Learner Corpora in Louvain-la-Neuve
One of the acquaintances I was fortunate to make at the Fluency & Disfluency conference back in February this year was with several of the people who work and study at the Center for English Corpus Linguistics (CECL) at Université catholique de Louvain-la-Neuve (UCLouvain) in Belgium, about two hours south of Brussels. The (former) head of the center is Sylviane Granger, a well-known name in corpus linguistics and specifically learner corpora. So, I was quite please to have the chance to visit Louvain-la-Neuve again in October where I stayed for a couple of days. They arranged for me to give a research talk at the center, as well as an opportunity to give a lecture at a class in "Corpus Linguistics".
Because of the center's long history work on learner corpora, I spent most of my talk explaining about the Crosslinguistic Corpus of Hesitation Phenomena (CCHP). I particularly wanted to emphasize how the corpus gives us a unique view of the relationship between individual speakers' first and second language speech behavior. As I've argued elsewhere, this is useful because knowing how a speaker speaks in their first language provides a baseline for interpreting their second language speech performance. For example, if a speaker is a somewhat slow, deliberate speaker in their first language, then it should be no surprise if they also speak slowly in their second language.
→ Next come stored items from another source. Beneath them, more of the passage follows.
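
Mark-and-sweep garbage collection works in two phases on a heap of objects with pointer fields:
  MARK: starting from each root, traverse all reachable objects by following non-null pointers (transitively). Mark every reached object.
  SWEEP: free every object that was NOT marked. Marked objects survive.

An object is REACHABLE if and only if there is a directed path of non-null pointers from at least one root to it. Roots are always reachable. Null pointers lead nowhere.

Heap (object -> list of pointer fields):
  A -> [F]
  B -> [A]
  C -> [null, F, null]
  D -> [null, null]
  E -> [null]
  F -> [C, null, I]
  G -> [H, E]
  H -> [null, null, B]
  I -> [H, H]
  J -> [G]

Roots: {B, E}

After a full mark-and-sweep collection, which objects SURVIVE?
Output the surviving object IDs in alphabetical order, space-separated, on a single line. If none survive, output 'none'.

Roots: B E
Mark B: refs=A, marked=B
Mark E: refs=null, marked=B E
Mark A: refs=F, marked=A B E
Mark F: refs=C null I, marked=A B E F
Mark C: refs=null F null, marked=A B C E F
Mark I: refs=H H, marked=A B C E F I
Mark H: refs=null null B, marked=A B C E F H I
Unmarked (collected): D G J

Answer: A B C E F H I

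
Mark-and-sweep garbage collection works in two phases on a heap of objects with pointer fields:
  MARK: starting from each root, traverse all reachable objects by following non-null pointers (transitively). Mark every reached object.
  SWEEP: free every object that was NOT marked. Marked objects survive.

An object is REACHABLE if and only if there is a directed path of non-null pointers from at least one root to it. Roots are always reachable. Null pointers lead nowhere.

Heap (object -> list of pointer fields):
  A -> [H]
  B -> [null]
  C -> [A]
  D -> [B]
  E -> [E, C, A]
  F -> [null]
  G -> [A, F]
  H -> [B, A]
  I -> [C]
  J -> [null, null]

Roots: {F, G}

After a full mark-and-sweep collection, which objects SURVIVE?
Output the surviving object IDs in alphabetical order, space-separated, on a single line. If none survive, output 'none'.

Answer: A B F G H

Derivation:
Roots: F G
Mark F: refs=null, marked=F
Mark G: refs=A F, marked=F G
Mark A: refs=H, marked=A F G
Mark H: refs=B A, marked=A F G H
Mark B: refs=null, marked=A B F G H
Unmarked (collected): C D E I J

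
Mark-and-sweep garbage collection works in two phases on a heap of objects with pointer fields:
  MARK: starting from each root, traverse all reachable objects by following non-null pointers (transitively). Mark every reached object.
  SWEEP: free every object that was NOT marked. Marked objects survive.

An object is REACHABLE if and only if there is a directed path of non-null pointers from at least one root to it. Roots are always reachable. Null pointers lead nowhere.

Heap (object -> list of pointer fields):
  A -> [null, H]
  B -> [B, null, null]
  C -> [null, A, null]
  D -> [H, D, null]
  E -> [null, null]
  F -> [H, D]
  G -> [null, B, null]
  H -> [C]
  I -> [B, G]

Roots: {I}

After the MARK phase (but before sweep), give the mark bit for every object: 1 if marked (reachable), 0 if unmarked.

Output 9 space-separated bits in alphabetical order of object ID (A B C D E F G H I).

Roots: I
Mark I: refs=B G, marked=I
Mark B: refs=B null null, marked=B I
Mark G: refs=null B null, marked=B G I
Unmarked (collected): A C D E F H

Answer: 0 1 0 0 0 0 1 0 1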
One wouldn't expect them to suddenly become a rapid-fire speaker.
However, it was at this point, that one interesting discussion arose. In talking about the above and in making that argument, I have occasionally quoted the following from a work by Yukio Tono:
"Very few learner corpora incorporate L1 data as an integral part of the design. This will become more important in future learner corpora projects as we are beginning to realise the need to identify specific features of L1-related errors or over/underuse patterns." (Tono 2003: 803)
I had been interpreting this as a call by him for L1 data from each individual. But Sylviane thought that Tono's meaning was somewhat less restrictive: that he was simply calling for the inclusion of generic L1 data—gathered under similar circumstances as the L2 data, but not necessarily from the same individuals. That's a fair point, and I see that I may have interpreted Tono's words a little too favorably to my position. Nevertheless, I don't think it undermines my basic reasoning in favor of the usefulness of having individual L1 data as baseline measures.
As for the main point of my talk, I emphasized that from the CCHP data, silent pause duration and filled pause rate are rather highly correlated between L1 and L2 speech, while articulation rate, silent pause rate, and repair rate show only low correlations. Thus, I argue that measures of second language development should not focus on silent pause duration and filled pause rate because any observations of them in L2 speech are simply reflections of their underlying L1 speech behavior.
I repeated much of this talk to Gaëtanelle Gilquin's graduate-level "Corpus Linguistics" class. They were a great group of students and asked me several questions throughout the talk. It was clear, though, that they were still early in their careers as corpus linguists. I think so far, they had only imagined the use of corpus linguistics as—to some extent—an end in itself: that is, the output of a corpus linguistic effort as the answer to some research question. For me, though, corpus linguistics is largely a tool to generate questions or to inform experimental hypotheses or methods. I hope that they recognized how corpus linguistics is widely applicable across many research efforts.
Finally, I was treated to a fantastic lunch at a nearby restaurant. Belgian cuisine is certainly of a high grade. While I enjoyed every bite and count it as one of the best meals I've had in Europe, I worry if my amateur palate could fully appreciate its value.
[Note: This post was written in August, 2020. However, in order to preserve the chronology of the blog, it has been dated to reflect when the described events actually took place.]